Из-за кулис снова появляется секретарь, он подходит ко мне и протягивает мне лист бумаги и карандаш:
— Вы поняли, — говорит секретарь, — что суд откладывается до вызова свидетелей, которых вы назвали?
Напишите здесь, кого вы хотите вызвать в свидетели.
Как откладывается? На сколько откладывается? Я не могу больше ждать! Я не знаю, что с моей матерью, с моими детям Я не могу больше сидеть в тюрьме! Я кричу, я вот-вот зареву.
— Успокойтесь, — дружелюбно и даже ласково говорит секретарь. — Ваши дети живы и здоровы, и мать тоже.
У нас есть ее письма, сейчас я их вам принесу. Второе заседание мы назначим скоро, недели через две-три. Успокойтесь!
Юрка мне шепчет на ухо:
— Женька, дуреха, ну что значит еще две недели, да хоть и два месяца!
Секретарь уходит, и я пишу на листочке 10–12 фамилий наиболее солидных людей из своих знакомых.
Самым первым я ставлю Ганичку, т. е. майора Ганина — моего близкого друга, потом идут несколько человек из ОПТЭ; прокурор Гладкий, бывший начальником маршрута на Беломорканале, где в прошлом году началась моя экскурсоводческая деятельность; потом Аделунг, видный работник ОПТЭ, зав. каким-то отделом, неверное, член партии. Вспоминаю Владимира Александровича Энгеля, который уговаривал меня вступить в партию и обещал дать характеристику.
Поколебавшись — стоит ли беспокоить старика — я все же ставлю и его фамилию. Потом — мои газетные и журнальные связи. Джек Алтаузен. Когда-то мы с ним вместе учились, правда, давно уже не встречались. В «Пионерке» — Лёва Поспелов, Женька Долматовский, они все хорошо меня знают…
Вернувшийся секретарь ахает, увидев мой список:
— Что вы, что вы! Достаточно двух-трех. Вот вам письма вашей матери.
Несколько записочек, которые, как мама надеялась, я должна была получить в тюрьме вместе с передачами. В каждой: «Не беспокойся, ребята здоровы, веселы. Все будет хорошо. Не беспокойся!»
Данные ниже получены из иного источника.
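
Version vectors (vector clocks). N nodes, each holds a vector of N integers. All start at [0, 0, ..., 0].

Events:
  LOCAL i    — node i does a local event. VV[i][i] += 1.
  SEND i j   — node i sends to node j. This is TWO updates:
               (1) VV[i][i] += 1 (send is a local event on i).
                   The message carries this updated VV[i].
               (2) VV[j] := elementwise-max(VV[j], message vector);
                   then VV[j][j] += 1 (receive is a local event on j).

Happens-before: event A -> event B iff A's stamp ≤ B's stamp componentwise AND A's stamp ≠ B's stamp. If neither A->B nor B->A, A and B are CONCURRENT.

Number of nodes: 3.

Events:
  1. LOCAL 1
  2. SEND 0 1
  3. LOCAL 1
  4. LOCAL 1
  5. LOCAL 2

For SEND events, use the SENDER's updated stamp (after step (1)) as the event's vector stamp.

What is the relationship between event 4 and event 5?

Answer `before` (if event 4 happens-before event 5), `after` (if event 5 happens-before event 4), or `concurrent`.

Initial: VV[0]=[0, 0, 0]
Initial: VV[1]=[0, 0, 0]
Initial: VV[2]=[0, 0, 0]
Event 1: LOCAL 1: VV[1][1]++ -> VV[1]=[0, 1, 0]
Event 2: SEND 0->1: VV[0][0]++ -> VV[0]=[1, 0, 0], msg_vec=[1, 0, 0]; VV[1]=max(VV[1],msg_vec) then VV[1][1]++ -> VV[1]=[1, 2, 0]
Event 3: LOCAL 1: VV[1][1]++ -> VV[1]=[1, 3, 0]
Event 4: LOCAL 1: VV[1][1]++ -> VV[1]=[1, 4, 0]
Event 5: LOCAL 2: VV[2][2]++ -> VV[2]=[0, 0, 1]
Event 4 stamp: [1, 4, 0]
Event 5 stamp: [0, 0, 1]
[1, 4, 0] <= [0, 0, 1]? False
[0, 0, 1] <= [1, 4, 0]? False
Relation: concurrent

Answer: concurrent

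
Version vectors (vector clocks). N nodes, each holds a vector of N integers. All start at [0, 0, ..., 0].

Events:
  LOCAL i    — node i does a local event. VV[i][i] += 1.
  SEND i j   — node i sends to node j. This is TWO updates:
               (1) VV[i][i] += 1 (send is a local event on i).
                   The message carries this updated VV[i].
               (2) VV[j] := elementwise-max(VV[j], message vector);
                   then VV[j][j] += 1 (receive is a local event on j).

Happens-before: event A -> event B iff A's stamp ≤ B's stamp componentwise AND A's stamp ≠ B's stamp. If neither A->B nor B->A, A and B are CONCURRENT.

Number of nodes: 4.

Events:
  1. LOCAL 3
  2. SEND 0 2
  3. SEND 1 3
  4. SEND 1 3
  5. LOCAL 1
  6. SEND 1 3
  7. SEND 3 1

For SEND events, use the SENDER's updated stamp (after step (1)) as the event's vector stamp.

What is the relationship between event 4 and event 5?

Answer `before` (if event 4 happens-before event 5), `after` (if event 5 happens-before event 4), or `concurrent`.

Initial: VV[0]=[0, 0, 0, 0]
Initial: VV[1]=[0, 0, 0, 0]
Initial: VV[2]=[0, 0, 0, 0]
Initial: VV[3]=[0, 0, 0, 0]
Event 1: LOCAL 3: VV[3][3]++ -> VV[3]=[0, 0, 0, 1]
Event 2: SEND 0->2: VV[0][0]++ -> VV[0]=[1, 0, 0, 0], msg_vec=[1, 0, 0, 0]; VV[2]=max(VV[2],msg_vec) then VV[2][2]++ -> VV[2]=[1, 0, 1, 0]
Event 3: SEND 1->3: VV[1][1]++ -> VV[1]=[0, 1, 0, 0], msg_vec=[0, 1, 0, 0]; VV[3]=max(VV[3],msg_vec) then VV[3][3]++ -> VV[3]=[0, 1, 0, 2]
Event 4: SEND 1->3: VV[1][1]++ -> VV[1]=[0, 2, 0, 0], msg_vec=[0, 2, 0, 0]; VV[3]=max(VV[3],msg_vec) then VV[3][3]++ -> VV[3]=[0, 2, 0, 3]
Event 5: LOCAL 1: VV[1][1]++ -> VV[1]=[0, 3, 0, 0]
Event 6: SEND 1->3: VV[1][1]++ -> VV[1]=[0, 4, 0, 0], msg_vec=[0, 4, 0, 0]; VV[3]=max(VV[3],msg_vec) then VV[3][3]++ -> VV[3]=[0, 4, 0, 4]
Event 7: SEND 3->1: VV[3][3]++ -> VV[3]=[0, 4, 0, 5], msg_vec=[0, 4, 0, 5]; VV[1]=max(VV[1],msg_vec) then VV[1][1]++ -> VV[1]=[0, 5, 0, 5]
Event 4 stamp: [0, 2, 0, 0]
Event 5 stamp: [0, 3, 0, 0]
[0, 2, 0, 0] <= [0, 3, 0, 0]? True
[0, 3, 0, 0] <= [0, 2, 0, 0]? False
Relation: before

Answer: before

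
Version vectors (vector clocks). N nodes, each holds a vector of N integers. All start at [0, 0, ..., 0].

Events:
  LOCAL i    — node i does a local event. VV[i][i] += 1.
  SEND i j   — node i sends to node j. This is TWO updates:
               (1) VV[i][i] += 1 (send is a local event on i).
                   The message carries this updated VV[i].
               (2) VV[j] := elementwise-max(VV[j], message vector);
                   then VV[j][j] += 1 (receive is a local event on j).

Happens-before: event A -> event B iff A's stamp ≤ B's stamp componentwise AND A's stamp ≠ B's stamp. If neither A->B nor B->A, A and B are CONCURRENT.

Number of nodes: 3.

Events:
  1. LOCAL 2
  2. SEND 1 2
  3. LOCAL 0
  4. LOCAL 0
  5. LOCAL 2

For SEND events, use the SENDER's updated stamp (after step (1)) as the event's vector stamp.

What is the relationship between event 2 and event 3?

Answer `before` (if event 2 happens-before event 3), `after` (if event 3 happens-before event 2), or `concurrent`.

Initial: VV[0]=[0, 0, 0]
Initial: VV[1]=[0, 0, 0]
Initial: VV[2]=[0, 0, 0]
Event 1: LOCAL 2: VV[2][2]++ -> VV[2]=[0, 0, 1]
Event 2: SEND 1->2: VV[1][1]++ -> VV[1]=[0, 1, 0], msg_vec=[0, 1, 0]; VV[2]=max(VV[2],msg_vec) then VV[2][2]++ -> VV[2]=[0, 1, 2]
Event 3: LOCAL 0: VV[0][0]++ -> VV[0]=[1, 0, 0]
Event 4: LOCAL 0: VV[0][0]++ -> VV[0]=[2, 0, 0]
Event 5: LOCAL 2: VV[2][2]++ -> VV[2]=[0, 1, 3]
Event 2 stamp: [0, 1, 0]
Event 3 stamp: [1, 0, 0]
[0, 1, 0] <= [1, 0, 0]? False
[1, 0, 0] <= [0, 1, 0]? False
Relation: concurrent

Answer: concurrent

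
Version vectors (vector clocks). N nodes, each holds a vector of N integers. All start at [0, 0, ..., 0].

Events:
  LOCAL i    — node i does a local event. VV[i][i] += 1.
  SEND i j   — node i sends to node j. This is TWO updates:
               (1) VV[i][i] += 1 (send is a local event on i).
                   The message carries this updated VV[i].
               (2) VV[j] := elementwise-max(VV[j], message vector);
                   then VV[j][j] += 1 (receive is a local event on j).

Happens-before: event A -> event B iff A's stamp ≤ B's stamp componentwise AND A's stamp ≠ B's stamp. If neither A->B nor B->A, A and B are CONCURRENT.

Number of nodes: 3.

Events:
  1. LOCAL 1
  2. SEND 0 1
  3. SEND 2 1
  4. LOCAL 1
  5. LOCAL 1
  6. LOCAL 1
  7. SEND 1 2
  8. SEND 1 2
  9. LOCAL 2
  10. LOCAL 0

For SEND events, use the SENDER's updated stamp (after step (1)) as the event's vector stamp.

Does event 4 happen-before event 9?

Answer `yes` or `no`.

Answer: yes

Derivation:
Initial: VV[0]=[0, 0, 0]
Initial: VV[1]=[0, 0, 0]
Initial: VV[2]=[0, 0, 0]
Event 1: LOCAL 1: VV[1][1]++ -> VV[1]=[0, 1, 0]
Event 2: SEND 0->1: VV[0][0]++ -> VV[0]=[1, 0, 0], msg_vec=[1, 0, 0]; VV[1]=max(VV[1],msg_vec) then VV[1][1]++ -> VV[1]=[1, 2, 0]
Event 3: SEND 2->1: VV[2][2]++ -> VV[2]=[0, 0, 1], msg_vec=[0, 0, 1]; VV[1]=max(VV[1],msg_vec) then VV[1][1]++ -> VV[1]=[1, 3, 1]
Event 4: LOCAL 1: VV[1][1]++ -> VV[1]=[1, 4, 1]
Event 5: LOCAL 1: VV[1][1]++ -> VV[1]=[1, 5, 1]
Event 6: LOCAL 1: VV[1][1]++ -> VV[1]=[1, 6, 1]
Event 7: SEND 1->2: VV[1][1]++ -> VV[1]=[1, 7, 1], msg_vec=[1, 7, 1]; VV[2]=max(VV[2],msg_vec) then VV[2][2]++ -> VV[2]=[1, 7, 2]
Event 8: SEND 1->2: VV[1][1]++ -> VV[1]=[1, 8, 1], msg_vec=[1, 8, 1]; VV[2]=max(VV[2],msg_vec) then VV[2][2]++ -> VV[2]=[1, 8, 3]
Event 9: LOCAL 2: VV[2][2]++ -> VV[2]=[1, 8, 4]
Event 10: LOCAL 0: VV[0][0]++ -> VV[0]=[2, 0, 0]
Event 4 stamp: [1, 4, 1]
Event 9 stamp: [1, 8, 4]
[1, 4, 1] <= [1, 8, 4]? True. Equal? False. Happens-before: True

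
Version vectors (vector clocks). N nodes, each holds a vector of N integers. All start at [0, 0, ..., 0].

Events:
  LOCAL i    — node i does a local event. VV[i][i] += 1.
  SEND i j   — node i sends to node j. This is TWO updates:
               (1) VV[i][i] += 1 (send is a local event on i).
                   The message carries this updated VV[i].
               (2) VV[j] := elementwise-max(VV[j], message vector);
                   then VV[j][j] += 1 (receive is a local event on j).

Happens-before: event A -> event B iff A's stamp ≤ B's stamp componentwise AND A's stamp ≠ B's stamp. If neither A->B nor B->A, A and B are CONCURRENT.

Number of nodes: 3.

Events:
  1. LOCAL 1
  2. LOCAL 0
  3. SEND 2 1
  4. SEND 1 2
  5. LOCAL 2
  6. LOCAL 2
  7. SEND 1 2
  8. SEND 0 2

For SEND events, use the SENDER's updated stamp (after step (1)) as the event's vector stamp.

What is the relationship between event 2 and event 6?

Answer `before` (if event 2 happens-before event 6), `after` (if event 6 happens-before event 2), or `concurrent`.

Initial: VV[0]=[0, 0, 0]
Initial: VV[1]=[0, 0, 0]
Initial: VV[2]=[0, 0, 0]
Event 1: LOCAL 1: VV[1][1]++ -> VV[1]=[0, 1, 0]
Event 2: LOCAL 0: VV[0][0]++ -> VV[0]=[1, 0, 0]
Event 3: SEND 2->1: VV[2][2]++ -> VV[2]=[0, 0, 1], msg_vec=[0, 0, 1]; VV[1]=max(VV[1],msg_vec) then VV[1][1]++ -> VV[1]=[0, 2, 1]
Event 4: SEND 1->2: VV[1][1]++ -> VV[1]=[0, 3, 1], msg_vec=[0, 3, 1]; VV[2]=max(VV[2],msg_vec) then VV[2][2]++ -> VV[2]=[0, 3, 2]
Event 5: LOCAL 2: VV[2][2]++ -> VV[2]=[0, 3, 3]
Event 6: LOCAL 2: VV[2][2]++ -> VV[2]=[0, 3, 4]
Event 7: SEND 1->2: VV[1][1]++ -> VV[1]=[0, 4, 1], msg_vec=[0, 4, 1]; VV[2]=max(VV[2],msg_vec) then VV[2][2]++ -> VV[2]=[0, 4, 5]
Event 8: SEND 0->2: VV[0][0]++ -> VV[0]=[2, 0, 0], msg_vec=[2, 0, 0]; VV[2]=max(VV[2],msg_vec) then VV[2][2]++ -> VV[2]=[2, 4, 6]
Event 2 stamp: [1, 0, 0]
Event 6 stamp: [0, 3, 4]
[1, 0, 0] <= [0, 3, 4]? False
[0, 3, 4] <= [1, 0, 0]? False
Relation: concurrent

Answer: concurrent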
Мы шествуем обратно тем же путем. В вестибюле опять тетя Юля и Мария Петровна. Им уже, наверное, сообщили, что суд отложен, и они надеются, сияют, что-то нам кричат. Что они кричат, мы не разбираем, улавливаем только: «С Новым годом! С Новым годом!»
— С Новым годом! — кричим мы в ответ. — До скорого свидания!
Господи, мы совсем и забыли, что сегодня — 31-е! Канун Нового года! Кончается год, кончаются все наши невзгоды и несчастья! Новый, 1936 год, принесет нам свободу, торжество справедливости.
Мы снова сидим в том же подвальчике. Только бы подольше за нами не приезжали! Теперь мы болтаем вовсю, мы уже ничего не боимся, мы ведь почти уверенны, что будем оправданы! Нам приносят передачу — это наши милые тетушки расстарались! Огромный шоколадный торт, а в кульке — груши, виноград и апельсины.
— Ну зачем столько? Ведь сколько все это стоит!
Мы уплетаем торт и, перебивая друг друга, со всеми подробностями рассказываем о своих «приключениях».
— …Погоди, Женечка, дай мне сказать как это было.
— Занятия еще не, начались, сентябрь и октябрь мы копаем картошку в колхозах, и по этому случаю я еще в Смоленске. Вдруг — повестка! Что такое? Отправляюсь на улицу Кожуха. Помнишь, там новый дом отгрохали, черный, несуразный… Какие-то террористические разговоры?! Бред собачий! Ну, я отлаялся и успокоился (и картофельный день прогулял, очень даже приятно!). А ночью меня забирают и с шиком привозят прямиком на Лубянку ночным курьерским поездом.
— Неужели мы никогда так и не узнаем, как все это произошло? Всей этой фантастики?
— Ей Богу, я бы полжизни отдал, чтобы узнать! «Полжизни бы отдал». Но ведь он и отдал, на самом деле отдал. В лагерях Юра заболел туберкулезом и умер в сорок лет, даже не дождавшись реабилитации: он получил ее посмертно. Юра, который был подхвачен вихрем моего дела, отдал полжизни. А я доживаю, его недожитые сорок лет, мне скоро 80…
Я и сейчас считаю себя косвенно виноватой в его преждевременной смерти.
Часы бегут незаметно, а за нами все не едут.
Мы доедаем свой новогодний торт, а за нашим решетчатым окошечком синие сумерки сменяются настоящей темнотой. Когда нас, наконец, выводят, на дворе уже совсем ночь, и в небе светятся звезды.